Bei der (sehr frühen) Generalprobe hat das noch nicht funktioniert. Evenepoel war am Ende der 1. Etappe nah dran am Sieg und auch im Finale der 3. Etappe – dort stürzte er und nahm sich die Chancen auf den Tagessieg und womöglich auch auf ein Top-Ergebnis in der Gesamtwertung. Dafür sprang Lipowitz ein und sicherte eine Podiumsplatzierung für den Raublinger Rennstall ab.

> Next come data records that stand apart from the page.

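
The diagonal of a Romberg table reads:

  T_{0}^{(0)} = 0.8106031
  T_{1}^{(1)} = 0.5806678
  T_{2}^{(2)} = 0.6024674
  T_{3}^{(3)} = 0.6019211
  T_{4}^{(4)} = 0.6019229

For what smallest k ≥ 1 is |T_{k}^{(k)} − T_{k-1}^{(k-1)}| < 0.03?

|T_{1}^{(1)} − T_{0}^{(0)}| = 0.2299353 ≥ 0.03
|T_{2}^{(2)} − T_{1}^{(1)}| = 0.0217996 < 0.03

k = 2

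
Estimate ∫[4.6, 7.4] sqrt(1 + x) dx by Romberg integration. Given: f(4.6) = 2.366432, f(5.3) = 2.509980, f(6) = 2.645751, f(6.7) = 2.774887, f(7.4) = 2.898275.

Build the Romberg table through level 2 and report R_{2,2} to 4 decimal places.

R_{0,0} (trapezoid, 1 panel, h=2.8000): 7.370590
R_{1,0} (trapezoid, 2 panels, h=1.4000): 7.389346
R_{2,0} (trapezoid, 4 panels, h=0.7000): 7.394080
R_{1,1} = 7.389346 + (7.389346 − 7.370590)/3 = 7.395598
R_{2,1} = 7.394080 + (7.394080 − 7.389346)/3 = 7.395658
R_{2,2} = 7.395658 + (7.395658 − 7.395598)/15 = 7.395662

7.3957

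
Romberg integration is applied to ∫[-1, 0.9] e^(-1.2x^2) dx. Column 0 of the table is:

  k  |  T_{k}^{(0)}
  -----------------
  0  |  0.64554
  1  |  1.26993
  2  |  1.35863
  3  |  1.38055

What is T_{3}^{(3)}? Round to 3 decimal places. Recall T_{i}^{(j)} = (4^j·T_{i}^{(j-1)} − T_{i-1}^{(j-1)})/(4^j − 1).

Richardson extrapolation on the trapezoidal column (denominator 4−1=3):
T_{1}^{(1)} = 1.26993 + (1.26993 − 0.64554)/3 = 1.47806
T_{2}^{(1)} = 1.35863 + (1.35863 − 1.26993)/3 = 1.38820
T_{3}^{(1)} = 1.38055 + (1.38055 − 1.35863)/3 = 1.38786
T_{2}^{(2)} = 1.38820 + (1.38820 − 1.47806)/15 = 1.38221
T_{3}^{(2)} = 1.38786 + (1.38786 − 1.38820)/15 = 1.38784
T_{3}^{(3)} = (64·1.38784 − 1.38221) / 63 = 1.38793

1.388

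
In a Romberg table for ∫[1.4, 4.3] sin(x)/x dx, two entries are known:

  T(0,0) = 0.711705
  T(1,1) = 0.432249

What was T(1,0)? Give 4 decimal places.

0.5021

From T(1,1) = (4·T(1,0) − T(0,0))/3, solve for T(1,0):
4·T(1,0) = 3·0.432249 + 0.711705 = 2.008452
T(1,0) = 0.502113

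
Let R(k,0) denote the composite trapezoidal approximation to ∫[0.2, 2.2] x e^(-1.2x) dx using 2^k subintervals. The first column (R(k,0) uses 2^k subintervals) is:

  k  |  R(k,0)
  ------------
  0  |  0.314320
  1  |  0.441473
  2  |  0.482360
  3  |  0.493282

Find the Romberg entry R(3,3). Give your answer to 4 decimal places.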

Die katalanische Woche zeigte: Die Zusammenarbeit der beiden Kapitäne klappt bereits sehr gut – für einen Platz ganz oben auf dem Podium reicht es aktuell nicht.

"Insgesamt bin ich mit der Woche, wie wir gefahren sind, superhappy. Wir können stolz darauf sein. Heute wollten wir auf Sieg gehen. Am Ende sind wir gut gefahren, aber der Plan hat nicht ganz geklappt", sagte Lipowitz in einer Pressemitteilung seines Teams. Für den Deutschen liefen die sieben Tage fast überraschend gut. Im Vorfeld kündigte Lipowitz noch an, sich in den Dienst Evenepoels stellen zu wollen, da ihn in der Vorbereitung eine Krankheit etwas zurückgeworfen hatte.

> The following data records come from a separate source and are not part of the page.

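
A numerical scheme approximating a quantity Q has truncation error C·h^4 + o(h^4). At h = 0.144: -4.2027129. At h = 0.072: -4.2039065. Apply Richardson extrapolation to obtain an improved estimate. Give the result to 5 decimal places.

Extrapolated value = (16·A(h/2) − A(h)) / (16 − 1)
= (16·(-4.2039065) − (-4.2027129)) / 15
= -63.0597911 / 15 = -4.2039861

-4.20399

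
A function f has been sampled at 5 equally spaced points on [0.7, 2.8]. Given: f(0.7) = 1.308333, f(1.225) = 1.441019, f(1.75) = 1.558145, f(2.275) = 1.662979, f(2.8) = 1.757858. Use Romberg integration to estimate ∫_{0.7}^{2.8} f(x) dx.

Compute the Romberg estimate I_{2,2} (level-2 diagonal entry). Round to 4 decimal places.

I_{0,0} (trapezoid, 1 panel, h=2.1000): 3.219501
I_{1,0} (trapezoid, 2 panels, h=1.0500): 3.245803
I_{2,0} (trapezoid, 4 panels, h=0.5250): 3.252500
I_{1,1} = 3.245803 + (3.245803 − 3.219501)/3 = 3.254570
I_{2,1} = 3.252500 + (3.252500 − 3.245803)/3 = 3.254732
I_{2,2} = 3.254732 + (3.254732 − 3.254570)/15 = 3.254743

3.2547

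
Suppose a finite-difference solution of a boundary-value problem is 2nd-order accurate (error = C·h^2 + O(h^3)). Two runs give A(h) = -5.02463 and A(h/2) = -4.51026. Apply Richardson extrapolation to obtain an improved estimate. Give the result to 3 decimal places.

-4.339

Extrapolated value = (4·A(h/2) − A(h)) / (4 − 1)
= (4·(-4.51026) − (-5.02463)) / 3
= -13.01641 / 3 = -4.33880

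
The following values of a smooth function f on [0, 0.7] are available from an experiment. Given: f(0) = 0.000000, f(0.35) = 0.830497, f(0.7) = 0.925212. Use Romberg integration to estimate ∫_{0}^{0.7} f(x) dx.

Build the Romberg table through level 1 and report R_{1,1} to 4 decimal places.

R_{0,0} (trapezoid, 1 panel, h=0.7000): 0.323824
R_{1,0} (trapezoid, 2 panels, h=0.3500): 0.452586
R_{1,1} = 0.452586 + (0.452586 − 0.323824)/3 = 0.495507

0.4955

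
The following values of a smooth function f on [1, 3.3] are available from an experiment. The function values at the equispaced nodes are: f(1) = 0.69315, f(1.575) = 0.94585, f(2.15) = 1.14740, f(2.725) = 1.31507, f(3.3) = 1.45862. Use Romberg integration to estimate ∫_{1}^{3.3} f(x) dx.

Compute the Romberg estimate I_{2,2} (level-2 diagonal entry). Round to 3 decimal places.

2.586

I_{0,0} (trapezoid, 1 panel, h=2.3000): 2.47454
I_{1,0} (trapezoid, 2 panels, h=1.1500): 2.55678
I_{2,0} (trapezoid, 4 panels, h=0.5750): 2.57842
I_{1,1} = 2.55678 + (2.55678 − 2.47454)/3 = 2.58419
I_{2,1} = 2.57842 + (2.57842 − 2.55678)/3 = 2.58563
I_{2,2} = 2.58563 + (2.58563 − 2.58419)/15 = 2.58573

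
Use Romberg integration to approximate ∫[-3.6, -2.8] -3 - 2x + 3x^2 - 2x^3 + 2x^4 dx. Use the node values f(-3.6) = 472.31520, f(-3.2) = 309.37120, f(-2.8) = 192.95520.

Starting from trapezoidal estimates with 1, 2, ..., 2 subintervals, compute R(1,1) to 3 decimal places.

253.701

R(0,0) (trapezoid, 1 panel, h=0.8000): 266.10816
R(1,0) (trapezoid, 2 panels, h=0.4000): 256.80256
R(1,1) = 256.80256 + (256.80256 − 266.10816)/3 = 253.70069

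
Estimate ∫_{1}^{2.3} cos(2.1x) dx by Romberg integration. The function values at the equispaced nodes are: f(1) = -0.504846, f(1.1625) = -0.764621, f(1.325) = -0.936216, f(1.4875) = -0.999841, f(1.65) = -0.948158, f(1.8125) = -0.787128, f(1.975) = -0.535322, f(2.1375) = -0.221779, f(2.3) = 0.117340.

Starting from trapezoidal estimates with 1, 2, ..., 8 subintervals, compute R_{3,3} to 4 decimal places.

-0.8840

R_{0,0} (trapezoid, 1 panel, h=1.3000): -0.251879
R_{1,0} (trapezoid, 2 panels, h=0.6500): -0.742242
R_{2,0} (trapezoid, 4 panels, h=0.3250): -0.849371
R_{3,0} (trapezoid, 8 panels, h=0.1625): -0.875358
R_{1,1} = -0.742242 + (-0.742242 − (-0.251879))/3 = -0.905696
R_{2,1} = -0.849371 + (-0.849371 − (-0.742242))/3 = -0.885081
R_{3,1} = -0.875358 + (-0.875358 − (-0.849371))/3 = -0.884020
R_{2,2} = -0.885081 + (-0.885081 − (-0.905696))/15 = -0.883707
R_{3,2} = -0.884020 + (-0.884020 − (-0.885081))/15 = -0.883949
R_{3,3} = -0.883949 + (-0.883949 − (-0.883707))/63 = -0.883953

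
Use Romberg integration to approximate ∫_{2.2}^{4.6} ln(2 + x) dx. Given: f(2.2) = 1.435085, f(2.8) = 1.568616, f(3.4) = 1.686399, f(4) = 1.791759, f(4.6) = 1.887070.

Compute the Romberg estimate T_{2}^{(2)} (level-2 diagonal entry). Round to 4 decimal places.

4.0273

T_{0}^{(0)} (trapezoid, 1 panel, h=2.4000): 3.986586
T_{1}^{(0)} (trapezoid, 2 panels, h=1.2000): 4.016972
T_{2}^{(0)} (trapezoid, 4 panels, h=0.6000): 4.024711
T_{1}^{(1)} = 4.016972 + (4.016972 − 3.986586)/3 = 4.027101
T_{2}^{(1)} = 4.024711 + (4.024711 − 4.016972)/3 = 4.027291
T_{2}^{(2)} = 4.027291 + (4.027291 − 4.027101)/15 = 4.027304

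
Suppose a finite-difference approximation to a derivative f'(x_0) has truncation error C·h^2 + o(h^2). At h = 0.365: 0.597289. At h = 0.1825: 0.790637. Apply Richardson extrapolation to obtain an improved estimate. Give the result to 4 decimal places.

0.8551

Extrapolated value = (4·A(h/2) − A(h)) / (4 − 1)
= (4·0.790637 − 0.597289) / 3
= 2.565259 / 3 = 0.855086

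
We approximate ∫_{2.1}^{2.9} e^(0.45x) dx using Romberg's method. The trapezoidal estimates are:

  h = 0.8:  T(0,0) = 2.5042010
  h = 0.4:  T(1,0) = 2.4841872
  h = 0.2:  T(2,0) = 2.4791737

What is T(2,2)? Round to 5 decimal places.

T(1,1) = (4·2.4841872 − 2.5042010) / 3 = 2.4775159
T(2,1) = (4·2.4791737 − 2.4841872) / 3 = 2.4775025
T(2,2) = 2.4775025 + (2.4775025 − 2.4775159)/15 = 2.4775016

2.47750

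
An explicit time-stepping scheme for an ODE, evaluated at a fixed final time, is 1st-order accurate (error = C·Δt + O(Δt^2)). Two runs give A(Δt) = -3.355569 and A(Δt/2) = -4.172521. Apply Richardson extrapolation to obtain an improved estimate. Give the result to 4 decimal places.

-4.9895

The leading error scales as Δt; refining by a factor of 2 reduces it by 2^1 = 2.
Extrapolated value = (2·A(Δt/2) − A(Δt)) / (2 − 1)
= (2·(-4.172521) − (-3.355569)) / 1
= -4.989473 / 1 = -4.989473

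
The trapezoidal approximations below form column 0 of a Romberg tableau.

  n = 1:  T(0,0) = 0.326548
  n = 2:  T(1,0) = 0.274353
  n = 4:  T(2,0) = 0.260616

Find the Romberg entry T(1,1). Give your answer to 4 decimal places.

Richardson extrapolation on the trapezoidal column (denominator 4−1=3):
T(1,1) = (4·0.274353 − 0.326548) / 3 = 0.256955

0.2570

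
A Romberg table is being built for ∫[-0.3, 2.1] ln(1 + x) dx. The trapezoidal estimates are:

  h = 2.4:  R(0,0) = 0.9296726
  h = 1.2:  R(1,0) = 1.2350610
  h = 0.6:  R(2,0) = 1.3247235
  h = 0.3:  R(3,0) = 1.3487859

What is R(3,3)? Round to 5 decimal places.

1.35697

Richardson extrapolation on the trapezoidal column (denominator 4−1=3):
R(1,1) = (4·1.2350610 − 0.9296726) / 3 = 1.3368571
R(2,1) = 1.3247235 + (1.3247235 − 1.2350610)/3 = 1.3546110
R(3,1) = (4·1.3487859 − 1.3247235) / 3 = 1.3568067
R(2,2) = 1.3546110 + (1.3546110 − 1.3368571)/15 = 1.3557946
R(3,2) = (16·1.3568067 − 1.3546110) / 15 = 1.3569531
R(3,3) = 1.3569531 + (1.3569531 − 1.3557946)/63 = 1.3569715
(Column j=1 coincides with Simpson's rule on the same nodes.)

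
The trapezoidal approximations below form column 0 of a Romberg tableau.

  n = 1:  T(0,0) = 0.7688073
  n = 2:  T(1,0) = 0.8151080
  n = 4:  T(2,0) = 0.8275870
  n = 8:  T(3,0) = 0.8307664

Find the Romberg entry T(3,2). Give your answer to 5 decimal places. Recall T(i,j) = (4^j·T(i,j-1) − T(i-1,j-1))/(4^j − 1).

T(2,1) = 0.8275870 + (0.8275870 − 0.8151080)/3 = 0.8317467
T(3,1) = 0.8307664 + (0.8307664 − 0.8275870)/3 = 0.8318262
T(3,2) = 0.8318262 + (0.8318262 − 0.8317467)/15 = 0.8318315

0.83183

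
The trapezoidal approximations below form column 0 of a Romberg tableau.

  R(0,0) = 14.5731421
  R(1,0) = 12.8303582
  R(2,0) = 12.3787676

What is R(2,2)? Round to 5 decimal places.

Richardson extrapolation on the trapezoidal column (denominator 4−1=3):
R(1,1) = (4·12.8303582 − 14.5731421) / 3 = 12.2494302
R(2,1) = 12.3787676 + (12.3787676 − 12.8303582)/3 = 12.2282374
R(2,2) = 12.2282374 + (12.2282374 − 12.2494302)/15 = 12.2268245

12.22682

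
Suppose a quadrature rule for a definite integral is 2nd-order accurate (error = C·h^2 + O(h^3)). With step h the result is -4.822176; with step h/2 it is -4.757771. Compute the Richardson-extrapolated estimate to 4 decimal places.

Extrapolated value = (4·A(h/2) − A(h)) / (4 − 1)
= (4·(-4.757771) − (-4.822176)) / 3
= -14.208908 / 3 = -4.736303

-4.7363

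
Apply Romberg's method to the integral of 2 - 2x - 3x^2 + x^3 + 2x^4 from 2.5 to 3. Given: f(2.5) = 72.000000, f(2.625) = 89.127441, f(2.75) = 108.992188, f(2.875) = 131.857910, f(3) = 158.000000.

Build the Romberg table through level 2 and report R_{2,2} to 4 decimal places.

55.4969

R_{0,0} (trapezoid, 1 panel, h=0.5000): 57.500000
R_{1,0} (trapezoid, 2 panels, h=0.2500): 55.998047
R_{2,0} (trapezoid, 4 panels, h=0.1250): 55.622192
R_{1,1} = 55.998047 + (55.998047 − 57.500000)/3 = 55.497396
R_{2,1} = 55.622192 + (55.622192 − 55.998047)/3 = 55.496907
R_{2,2} = 55.496907 + (55.496907 − 55.497396)/15 = 55.496874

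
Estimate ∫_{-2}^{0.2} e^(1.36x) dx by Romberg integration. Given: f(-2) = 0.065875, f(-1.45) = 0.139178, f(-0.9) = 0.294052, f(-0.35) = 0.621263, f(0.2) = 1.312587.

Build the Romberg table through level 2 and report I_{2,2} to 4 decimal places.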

Evenepoel arbeitet für Lipowitz

Nach Evenepoels Sturz wurden die Rollen vertauscht – und Evenepoel zeigte sich als absoluter Team-Player. Das ist vielleicht die beste Nachricht für das deutsche Team nach der Katalonien-Rundfahrt. "Er war fantastisch, hat einen super Job für mich gemacht. Dafür bin ich ihm unglaublich dankbar. Dass ein Weltmeister so etwas macht, ist einfach unglaublich”, sagte Lipowitz nach der Bergetappe nach Queralt am Samstag.

Der 25-Jährige kann aber durchaus stolz auf seine eigene Leistung sein. Zum fünften Mal stand Lipowitz in Barcelona auf dem Podium eines WorldTour-Etappenrennens. Bei der Katalonien-Rundfahrt ist er sogar der erste Deutsche in der Geschichte, dem dies gelang. Zur Wahrheit gehört, dass auch die Doppelspitze nicht in der Lage war, Jonas Vingegaard (Visma – Lease a Bike) in den Bergen Paroli zu bieten. Der Däne steht im Formcheck Richtung Tour klar über dem RB-Duo.

Trotz dieser Erkenntnis und einem fehlenden Etappensieg gilt: Die deutche Equipe kann mit einem guten Gefühl aus der katalanischen Metropole abreisen – im Wissen, mit zwei starken Kapitänen in drei Monaten zurückzukehren.